Observation of superparamagnetism in coexistence with quantum anomalous Hall C = +/- 1 and C = 0 Chern states

Citation:

Ella O. Lachman, Mogi, Masataka , Sarkar, Jayanta , Uri, Aviram , Bagani, Kousik , Anahory, Yonathan , Myasoedov, Yuri , Huber, Martin E. , Tsukazaki, Atsushi , Kawasaki, Masashi , Tokura, Yoshinori , and Zeldov, Eli . 2017. “Observation Of Superparamagnetism In Coexistence With Quantum Anomalous Hall C = +/- 1 And C = 0 Chern States”. Npj Quantum Materials, 2. doi:10.1038/s41535-017-0072-1.

Abstract:

Simultaneous transport and scanning nanoSQUID-on-tip magnetic imaging studies in Cr-(Bi,Sb)(2)Te-3 modulation-doped films reveal the presence of superparamagnetic order within the quantum anomalous Hall regime. In contrast to the expectation that a long-range ferromagnetic order is required for establishing the quantum anomalous Hall state, superparamagnetic dynamics of weakly interacting nanoscale magnetic islands is observed both in the plateau transition regions, as well as within the fully quantized C = +/- 1 Chern plateaus.
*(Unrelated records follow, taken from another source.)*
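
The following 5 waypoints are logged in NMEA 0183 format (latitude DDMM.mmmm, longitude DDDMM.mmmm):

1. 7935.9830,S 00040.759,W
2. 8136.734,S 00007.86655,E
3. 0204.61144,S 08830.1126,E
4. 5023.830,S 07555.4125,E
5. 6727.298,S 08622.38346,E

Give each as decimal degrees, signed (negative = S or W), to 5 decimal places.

1. -79.59972, -0.67932
2. -81.61223, 0.13111
3. -2.07686, 88.50188
4. -50.39717, 75.92354
5. -67.45497, 86.37306

Point 1:
  Lat: degrees = first 2 digits = 79, minutes = 35.983; 79 + 35.983/60 = 79.599717
  S → negative
  Longitude: split at 3 digits → 000° and 40.759′; 0 + 40.759/60 = 0.679317
  hemisphere W, so the sign is −
Point 2:
  φ: split at 2 digits → 81° and 36.734′; 81 + 36.734/60 = 81.612233
  S → negative
  λ: split at 3 digits → 000° and 7.86655′; 0 + 7.86655/60 = 0.131109
  E → positive
Point 3:
  Latitude: split at 2 digits → 02° and 4.61144′; 2 + 4.61144/60 = 2.076857
  S → negative
  Lon: split at 3 digits → 088° and 30.1126′; 88 + 30.1126/60 = 88.501877
  E ⇒ keep positive
Point 4:
  Lat: degrees = first 2 digits = 50, minutes = 23.83; 50 + 23.83/60 = 50.397167
  hemisphere S, so the sign is −
  λ: degrees = first 3 digits = 75, minutes = 55.4125; 75 + 55.4125/60 = 75.923542
  E ⇒ keep positive
Point 5:
  Lat: degrees = first 2 digits = 67, minutes = 27.298; 67 + 27.298/60 = 67.454967
  S ⇒ negate
  λ: degrees = first 3 digits = 86, minutes = 22.38346; 86 + 22.38346/60 = 86.373058
  E → positive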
Modulation doping of the topological insulator films is found to give rise to significantly larger superparamagnetic islands as compared to uniform magnetic doping, evidently leading to enhanced robustness of the quantum anomalous Hall effect. Nonetheless, even in this more robust quantum state, attaining full quantization of transport coefficients requires magnetic alignment of at least 95% of the superparamagnetic islands. The superparamagnetic order is also found within the incipient C = 0 zero Hall plateau, which may host an axion state if the top and bottom magnetic layers are magnetized in opposite directions. In this regime, however, a significantly lower level of island alignment is found in our samples, hindering the formation of the axion state. Comprehension and control of superparamagnetic dynamics is thus a key factor in apprehending the fragility of the quantum anomalous Hall state and in enhancing the endurance of the different quantized states temperatures for utilization of robust topological protection in novel devices.